Ma questi non rappresentano problemi per la politica cittadina. L’unica questione è ripristinare la legalità, sgomberando lo stabile restituendolo all’abbandono e al degrado. Speriamo solo che questa vola si portino via i macchinari ospedalieri, le TAC e tutto il resto delle apparecchiature costosissime lasciate in eredità dei topi e del ladri. Apparecchiature che sono state riconsegnate immediatamente dagli occupanti il giorno stesso dell’occupazione, per quanto potesse interessare ai responsabili della sanità e dell’università.

Oltre al danno, la beffa, cioè la deportazione, dopo lo sgombero, fuori Roma in centri di prima accoglienza per rifugiati politici. Intere famiglie con i propri medici e le proprie amicizie, le scuole dei bambini e i loro amichetti, prese dal terzo municipio e deportate a venti (20) kilometri fuori dal raccordo, in situazione di sovraffollamento criminale, senza cucina, senza stanze vivibili. Questa sarebbe la soluzione trovata dal comune per le persone sgomberate, spedite come pacchi da una parte all’altra della regione come fossero cartoline, senza tenere conto delle più elementari necessità di vita e di dignità.

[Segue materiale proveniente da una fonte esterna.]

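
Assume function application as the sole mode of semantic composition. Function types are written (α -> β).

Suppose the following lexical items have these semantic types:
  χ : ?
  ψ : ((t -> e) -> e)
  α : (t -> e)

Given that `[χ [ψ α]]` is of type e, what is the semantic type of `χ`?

At [χ [ψ α]] (required: e): [ψ α] is e, which is not a function with range e; hence χ is the functor — type (e -> e).

(e -> e)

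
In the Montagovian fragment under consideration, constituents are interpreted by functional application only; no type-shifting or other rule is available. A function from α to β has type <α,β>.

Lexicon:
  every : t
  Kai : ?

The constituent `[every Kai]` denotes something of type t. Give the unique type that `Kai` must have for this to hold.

<t,t>

For [every Kai] to have type t with every of type t, Kai must be the function: Kai : <t,t>.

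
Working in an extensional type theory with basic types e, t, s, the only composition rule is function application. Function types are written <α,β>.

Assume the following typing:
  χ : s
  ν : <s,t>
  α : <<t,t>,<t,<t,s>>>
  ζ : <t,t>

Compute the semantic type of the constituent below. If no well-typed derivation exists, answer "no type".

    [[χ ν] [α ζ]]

[χ ν]: ν is <s,t>, χ is s; result t.
[α ζ]: α is <<t,t>,<t,<t,s>>>, ζ is <t,t>; result <t,<t,s>>.
[[χ ν] [α ζ]]: [α ζ] is <t,<t,s>>, [χ ν] is t; result <t,s>.

<t,s>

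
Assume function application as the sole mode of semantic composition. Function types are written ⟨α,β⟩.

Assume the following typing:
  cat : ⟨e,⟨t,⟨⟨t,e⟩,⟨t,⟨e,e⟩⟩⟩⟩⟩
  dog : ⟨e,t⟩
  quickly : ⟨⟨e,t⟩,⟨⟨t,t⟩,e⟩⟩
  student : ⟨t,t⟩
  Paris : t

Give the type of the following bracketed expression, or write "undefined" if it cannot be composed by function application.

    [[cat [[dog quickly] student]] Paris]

[dog quickly]: ⟨⟨e,t⟩,⟨⟨t,t⟩,e⟩⟩ applied to ⟨e,t⟩ yields ⟨⟨t,t⟩,e⟩.
[[dog quickly] student]: ⟨⟨t,t⟩,e⟩ applied to ⟨t,t⟩ yields e.
[cat [[dog quickly] student]]: ⟨e,⟨t,⟨⟨t,e⟩,⟨t,⟨e,e⟩⟩⟩⟩⟩ applied to e yields ⟨t,⟨⟨t,e⟩,⟨t,⟨e,e⟩⟩⟩⟩.
[[cat [[dog quickly] student]] Paris]: ⟨t,⟨⟨t,e⟩,⟨t,⟨e,e⟩⟩⟩⟩ applied to t yields ⟨⟨t,e⟩,⟨t,⟨e,e⟩⟩⟩.

⟨⟨t,e⟩,⟨t,⟨e,e⟩⟩⟩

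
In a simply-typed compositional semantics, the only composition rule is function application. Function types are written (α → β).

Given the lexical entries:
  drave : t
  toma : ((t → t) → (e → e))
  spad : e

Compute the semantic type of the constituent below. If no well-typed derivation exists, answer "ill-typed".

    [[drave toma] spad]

ill-typed

At [drave toma]: neither t nor ((t → t) → (e → e)) can take the other as argument; the node is ill-typed.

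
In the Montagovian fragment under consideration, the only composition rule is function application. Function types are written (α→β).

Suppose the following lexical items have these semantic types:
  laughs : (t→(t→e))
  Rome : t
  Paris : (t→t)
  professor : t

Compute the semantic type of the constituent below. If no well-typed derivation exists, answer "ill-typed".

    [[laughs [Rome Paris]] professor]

e

[Rome Paris]: functor Paris : (t→t), argument Rome : t; result t.
[laughs [Rome Paris]]: functor laughs : (t→(t→e)), argument [Rome Paris] : t; result (t→e).
[[laughs [Rome Paris]] professor]: functor [laughs [Rome Paris]] : (t→e), argument professor : t; result e.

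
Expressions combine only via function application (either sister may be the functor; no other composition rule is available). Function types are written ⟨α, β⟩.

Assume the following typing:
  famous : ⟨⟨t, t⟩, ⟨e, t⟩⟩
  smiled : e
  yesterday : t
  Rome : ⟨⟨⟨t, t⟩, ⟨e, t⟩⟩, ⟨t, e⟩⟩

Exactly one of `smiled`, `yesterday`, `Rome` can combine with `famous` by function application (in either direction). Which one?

smiled : e — no; famous wants ⟨t, t⟩, and smiled wants nothing (atomic).
yesterday : t — no; famous wants ⟨t, t⟩, and yesterday wants nothing (atomic).
Rome — combines: Rome : ⟨⟨⟨t, t⟩, ⟨e, t⟩⟩, ⟨t, e⟩⟩ takes famous : ⟨⟨t, t⟩, ⟨e, t⟩⟩ as argument, giving ⟨t, e⟩.

Rome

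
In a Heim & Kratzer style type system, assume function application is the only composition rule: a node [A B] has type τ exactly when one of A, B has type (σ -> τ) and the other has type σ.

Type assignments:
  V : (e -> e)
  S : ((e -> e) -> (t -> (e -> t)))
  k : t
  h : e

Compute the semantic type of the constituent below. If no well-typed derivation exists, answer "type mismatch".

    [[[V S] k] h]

t

[V S]: functor S : ((e -> e) -> (t -> (e -> t))), argument V : (e -> e); result (t -> (e -> t)).
[[V S] k]: functor [V S] : (t -> (e -> t)), argument k : t; result (e -> t).
[[[V S] k] h]: functor [[V S] k] : (e -> t), argument h : e; result t.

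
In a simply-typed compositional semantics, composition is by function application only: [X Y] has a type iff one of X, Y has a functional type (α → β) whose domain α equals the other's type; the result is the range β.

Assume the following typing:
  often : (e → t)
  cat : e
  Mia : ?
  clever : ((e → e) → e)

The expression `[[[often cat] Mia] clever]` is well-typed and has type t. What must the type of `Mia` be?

(t → (((e → e) → e) → t))

At [[[often cat] Mia] clever] (required: t): clever is ((e → e) → e), which is not a function with range t; hence [[often cat] Mia] is the functor — type (((e → e) → e) → t).
At [[often cat] Mia] (required: (((e → e) → e) → t)): [often cat] is t, which is not a function with range (((e → e) → e) → t); hence Mia is the functor — type (t → (((e → e) → e) → t)).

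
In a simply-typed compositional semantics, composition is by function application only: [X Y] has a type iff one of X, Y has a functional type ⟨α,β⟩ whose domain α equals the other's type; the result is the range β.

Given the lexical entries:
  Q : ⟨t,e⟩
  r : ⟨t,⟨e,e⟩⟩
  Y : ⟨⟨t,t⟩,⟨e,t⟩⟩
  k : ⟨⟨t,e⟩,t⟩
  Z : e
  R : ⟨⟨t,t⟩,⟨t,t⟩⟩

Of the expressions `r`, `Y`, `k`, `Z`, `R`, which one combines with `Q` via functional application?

k

r : ⟨t,⟨e,e⟩⟩ — Q needs t; r needs t; neither fits.
Y : ⟨⟨t,t⟩,⟨e,t⟩⟩ — Q needs t; Y needs ⟨t,t⟩; neither fits.
k — combines: k : ⟨⟨t,e⟩,t⟩ takes Q : ⟨t,e⟩ as argument, giving t.
Z : e — Q needs t; Z needs nothing (atomic); neither fits.
R : ⟨⟨t,t⟩,⟨t,t⟩⟩ — Q needs t; R needs ⟨t,t⟩; neither fits.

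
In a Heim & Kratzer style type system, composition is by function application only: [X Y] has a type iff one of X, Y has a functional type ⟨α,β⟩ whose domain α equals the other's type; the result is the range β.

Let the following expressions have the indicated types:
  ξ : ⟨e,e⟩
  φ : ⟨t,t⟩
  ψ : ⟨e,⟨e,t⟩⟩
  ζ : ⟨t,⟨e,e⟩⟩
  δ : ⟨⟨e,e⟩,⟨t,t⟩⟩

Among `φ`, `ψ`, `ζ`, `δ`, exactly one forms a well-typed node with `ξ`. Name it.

δ

φ : ⟨t,t⟩ — no; ξ wants e, and φ wants t.
ψ : ⟨e,⟨e,t⟩⟩ — no; ξ wants e, and ψ wants e.
ζ : ⟨t,⟨e,e⟩⟩ — no; ξ wants e, and ζ wants t.
δ — combines: δ : ⟨⟨e,e⟩,⟨t,t⟩⟩ takes ξ : ⟨e,e⟩ as argument, giving ⟨t,t⟩.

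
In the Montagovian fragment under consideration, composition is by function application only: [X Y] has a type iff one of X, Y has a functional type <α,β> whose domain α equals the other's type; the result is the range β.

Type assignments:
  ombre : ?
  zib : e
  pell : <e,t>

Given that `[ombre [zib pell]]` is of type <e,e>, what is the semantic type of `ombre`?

At [ombre [zib pell]] (required: <e,e>): [zib pell] is t, which is not a function with range <e,e>; hence ombre is the functor — type <t,<e,e>>.

<t,<e,e>>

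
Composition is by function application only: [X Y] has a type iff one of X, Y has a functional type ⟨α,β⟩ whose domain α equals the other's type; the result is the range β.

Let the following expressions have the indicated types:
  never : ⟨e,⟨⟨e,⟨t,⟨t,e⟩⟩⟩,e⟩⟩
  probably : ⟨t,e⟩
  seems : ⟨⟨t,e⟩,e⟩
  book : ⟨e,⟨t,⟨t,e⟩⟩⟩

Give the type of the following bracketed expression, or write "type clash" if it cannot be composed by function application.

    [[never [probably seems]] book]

[probably seems]: functor seems : ⟨⟨t,e⟩,e⟩, argument probably : ⟨t,e⟩; result e.
[never [probably seems]]: functor never : ⟨e,⟨⟨e,⟨t,⟨t,e⟩⟩⟩,e⟩⟩, argument [probably seems] : e; result ⟨⟨e,⟨t,⟨t,e⟩⟩⟩,e⟩.
[[never [probably seems]] book]: functor [never [probably seems]] : ⟨⟨e,⟨t,⟨t,e⟩⟩⟩,e⟩, argument book : ⟨e,⟨t,⟨t,e⟩⟩⟩; result e.

e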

Di fronte a tutto questo, le parole non riescono bene a definire lo stato d’animo, le sensazione che si possono provare, inesprimibili e angoscianti. Una sensazione di solitudine, di oscuramento, di negazione della realtà da parte di tutti, i media come la politica, la gente comune come il governo. Lasciati soli da tutti, nel silenzio assoluto, solamente la lotta riesce a ridare un po’ di dignità a queste persone che da un giorno all’altro hanno visto stravolta la propria vita, non ascoltati, abbandonati.

Per questo motivo chiediamo, come ex-occupanti del Regina Elena e come compagni, ma anche come semplici cittadini indignati, di passare al presidio permanente che è in corso a piazza Venezia e di dare una mano agli occupanti e ai compagni che stanno lottando giorno e notte, e soprattutto di partecipare numerosi al corteo cittadino in programma Venerdì prossimo, 11 Settembre. Si può essere più o meno solidali, più o meno vicini idealmente a chi sceglie di adottare determinati metodi di lotta, ma il modo in cui sono state trattate centinaia di famiglie, colpevoli unicamente di non avere i soldi per pagare l’affitto, merita uno scatto di dignità da parte di tutti i cittadini, se esiste ancora una coscienza civile in questa città, in questo paese.